Royal Telephone is probably still the song that he is best known for. In 1963, to sell 75,000 copies of a single was an absolutely extraordinary achievement. Jimmy's subsequent induction into the ARIA Hall of Fame—probably a little overdue but nonetheless absolutely appropriate—came on the back of a significant career in the sixties, releasing singles and EPs of the music he created. As has been noted by commentators, that particular chart-topping single took place before the 1967 referendum, which tells us something about the journey that Jimmy Little took.

I also want to mention his versatility, because he acted as well. He acted early on in a film called Shadow of the Boomerang, but he continued to act intermittently in the middle period of his career. He brought his presence to the screen as he brought his presence to the stage as he brought his presence to any room that he walked into.
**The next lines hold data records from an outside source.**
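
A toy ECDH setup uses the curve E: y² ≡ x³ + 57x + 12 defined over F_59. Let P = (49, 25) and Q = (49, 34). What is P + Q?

O

The two points share x = 49 and their y-coordinates satisfy 25 + 34 ≡ 0 (mod 59), so they are inverses. Their sum is 𝒪.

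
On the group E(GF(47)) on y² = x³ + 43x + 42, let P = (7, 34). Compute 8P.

Repeated addition: build up to 8P.
2P: tangent at (7, 34): λ = (3·7² + 43)/(2·34) ≡ 2/21. 21⁻¹ ≡ 9 (mod 47), so λ ≡ 2·9 ≡ 18.
  x = λ² - 7 - 7 = 324 - 14 ≡ 28; y = λ·(7 - 28) - 34 ≡ 11. → (28, 11)
3P: (28, 11) + (7, 34). λ = (34 - 11)/(7 - 28) ≡ 23/26 mod 47. 26⁻¹ ≡ 38 (mod 47), so λ ≡ 28.
  x = λ² - 28 - 7 = 784 - 35 ≡ 44; y = λ·(28 - 44) - 11 ≡ 11. → (44, 11)
4P: (44, 11) + (7, 34). λ = (34 - 11)/(7 - 44) ≡ 23/10 mod 47. 10⁻¹ ≡ 33 (mod 47), so λ ≡ 7.
  x = λ² - 44 - 7 = 49 - 51 ≡ 45; y = λ·(44 - 45) - 11 ≡ 29. → (45, 29)
5P: (45, 29) + (7, 34). λ = (34 - 29)/(7 - 45) ≡ 5/9 mod 47. 9⁻¹ ≡ 21 (mod 47) since 9·21 = 189 ≡ 1, so λ ≡ 11.
  x = λ² - 45 - 7 = 121 - 52 ≡ 22; y = λ·(45 - 22) - 29 ≡ 36. → (22, 36)
6P: (22, 36) + (7, 34). λ = (34 - 36)/(7 - 22) ≡ 45/32 mod 47. 32⁻¹ ≡ 25 (mod 47), so λ ≡ 44.
  x = λ² - 22 - 7 = 1936 - 29 ≡ 27; y = λ·(22 - 27) - 36 ≡ 26. → (27, 26)
7P: (27, 26) + (7, 34). λ = (34 - 26)/(7 - 27) ≡ 8/27 mod 47. 27⁻¹ ≡ 7 (mod 47), so λ ≡ 9.
  x = λ² - 27 - 7 = 81 - 34 ≡ 0; y = λ·(27 - 0) - 26 ≡ 29. → (0, 29)
8P: (0, 29) + (7, 34). λ = (34 - 29)/(7 - 0) ≡ 5/7 mod 47. 7⁻¹ ≡ 27 (mod 47), so λ ≡ 41.
  x = λ² - 0 - 7 = 1681 - 7 ≡ 29; y = λ·(0 - 29) - 29 ≡ 4. → (29, 4)

(29, 4)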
At the end of the day, I think Jimmy was an example to everybody, not only to his own people for the way in which he conducted himself—he blazed the trail for many performers—but also for the way in which he gently engaged and interacted with others. He was never strident. He never sought to blame anybody. He always looked for the positive in any situation. He always wanted to give back to his people.

Jimmy was not only a role model as an Aboriginal and Torres Strait Islander man; as Clinton Walker, who has written about Jimmy, said, he was also a role model as a human being. He received the Order of Australia, he was New South Wales Senior Australian of the Year, he was the recipient of the National Aborigines and Islanders Day Observance Committee's Aboriginal of the Year award and so it goes on. Leaving aside all of those awards, which were absolutely appropriate, the way Jimmy lived his life was a great inspiration to us all. I want to pass on my deep condolences and pay my respects to Jimmy's extended family and to those who worked with him for many years.